The Beatles and Bob Dylan shared a rather one-way relationship, one which saw The Fab Four admire Dylan’s unique talent for lyrics and craftmanship. It was an aspect that became a constant source of inspiration for the four friends from Merseyside.
The two creative forces first met in August 1964, a time when Dylan introduced The Beatles to marijuana and opened up a brand new avenue of songwriting. After Dylan got his new Scouse friends stoned for the very first time, it would kickstart a love affair between the band and the mind-expanding plant. However, it would turn out to be less of a love-in between Dylan and The Beatles.
The Beatles and Dylan would remain competitive contemporaries throughout their career with Lennon and Dylan, in particular, often butting heads. Later, George Harrison and Dylan would become inseparable, a budding relationship which many have cited Dylan as the reason for the guitarist’s break out from the band.
In fact, McCartney went as far as on one occasion to state that Dylan was The Beatles’ biggest hero, labelling the freewheelin’ troubadour “our idol”, reflecting on the huge impact he had on the band. “I could feel myself climbing a spiral walkway as I was talking to Dylan,” McCartney added. “I felt like I was figuring it all out, the meaning of life.”
After that first meeting with Dylan, their next record, Rubber Soul, saw The Beatles dip their toes into the water of folk-rock and open up their lives to their audience. While the band were experts in writing chart-topping hits, the idea of putting one’s soul into a song was something they could only ascertain from the traditional values of Dylan’s work. The combination was a roaring success, and some of the tracks on the record lyrically felt like they were written in the mould that the pioneering American had popularised.
Later, Bob Dylan even claimed that ‘Norwegian Wood’ was so similar to his style that he even made a parody of the song called ‘4th Time Around’ which seemed to deliberately mock John Lennon. Listening to Rubber Soul Dylan replied: “What is this? It’s me, Bob. [John’s] doing me! Even Sonny & Cher are doing me, but, fucking hell, I invented it.”

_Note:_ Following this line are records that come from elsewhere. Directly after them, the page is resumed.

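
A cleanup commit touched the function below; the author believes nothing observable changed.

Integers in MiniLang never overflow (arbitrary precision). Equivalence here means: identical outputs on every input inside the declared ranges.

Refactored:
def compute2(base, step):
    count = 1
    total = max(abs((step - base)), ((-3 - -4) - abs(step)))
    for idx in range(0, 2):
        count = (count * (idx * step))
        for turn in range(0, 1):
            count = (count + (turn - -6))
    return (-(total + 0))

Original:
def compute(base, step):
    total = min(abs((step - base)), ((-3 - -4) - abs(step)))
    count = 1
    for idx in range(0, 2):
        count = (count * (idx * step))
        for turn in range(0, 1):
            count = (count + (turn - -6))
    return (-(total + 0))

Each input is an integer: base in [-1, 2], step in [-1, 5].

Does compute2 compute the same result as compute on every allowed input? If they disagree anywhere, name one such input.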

It’s hard to ignore, too. Before their meeting, The Beatles’ lyrics were never at the forefront of their songs and the melody always being the most important factor. The group, in truth, were happy to include “nonsense” lyrics if they sounded correct. However, John Lennon was especially inspired by the singer-songwriter’s style and began to write in more of a storytelling tongue than he previously had done.
Tudor Jones, an academic historian with a strong background in political history and honorary research, collected one of his most recent studies into a book titled Bob Dylan And The British Sixties and, in it, he details Dylan’s significant impact on some of Britain’s most acclaimed icons.
Jones also details how The Beatles—prior to being influenced by Dylan— predominantly wrote songs on the subject of “boy-girl romance” but changed after hearing Dylan: “In Britain, the influence of Dylan’s songwriting was particularly evident during the 1960s in the case of The Beatles, and John Lennon and George Harrison especially,” Jones adds.
One track that Lennon later admitted to David Sheff in 1980 came from”me in my Dylan period” was ‘I’m A Loser’ from the album Beatles For Sale, to which he added: “Part of me suspects I’m a loser and part of me thinks I’m God Almighty.” This track is poignant because it was deeper than anything they had previously done before and felt like it was a sign of their maturity as a group, who had begun to write about more than solely young love.
Lennon’s ‘Yer Blues’ from the White Album goes as far as mentioning the character from Dylan’s ‘Ballad of a Thin Man’ and was another progression in John’s ability to tell a story with his songs which he had become a master of by 1968 when this track was released.
Another track that John mentioned was born out of his period of obsession with Bob Dylan was ‘You’ve Got To Hide Your Love Away’ on Help!: “That’s me in my Dylan period again. I am like a chameleon, influenced by whatever is going on. If Elvis can do it, I can do it. If the Everly Brothers can do it, me and Paul can. Same with Dylan,” Lennon said about the track.
In 1984, McCartney was happy to confirm the inspiration too, going one step further to suggest Lennon was trying to imitate Bob. “That was John doing a Dylan… heavily influenced by Bob. If you listen, he’s singing it like Bob.”
Although, Dylan’s influence was felt most notably over John — George Harrison would, of course, recruit Dylan to join his supergroup The Travelling Wilbury’s and the two of them shared an incredible friendship that was almost as strong as a brotherhood. He helped Harrison become the songwriter we know and love today, adding a solo Beatle to the list of careers he has helped shape.
Dylan’s influence on the art of songwriting is unparalleled and would help turn the craft of writing lyrics from an afterthought to arguably the most integral part of a song — which made The Beatles initially awestruck by his immense talent.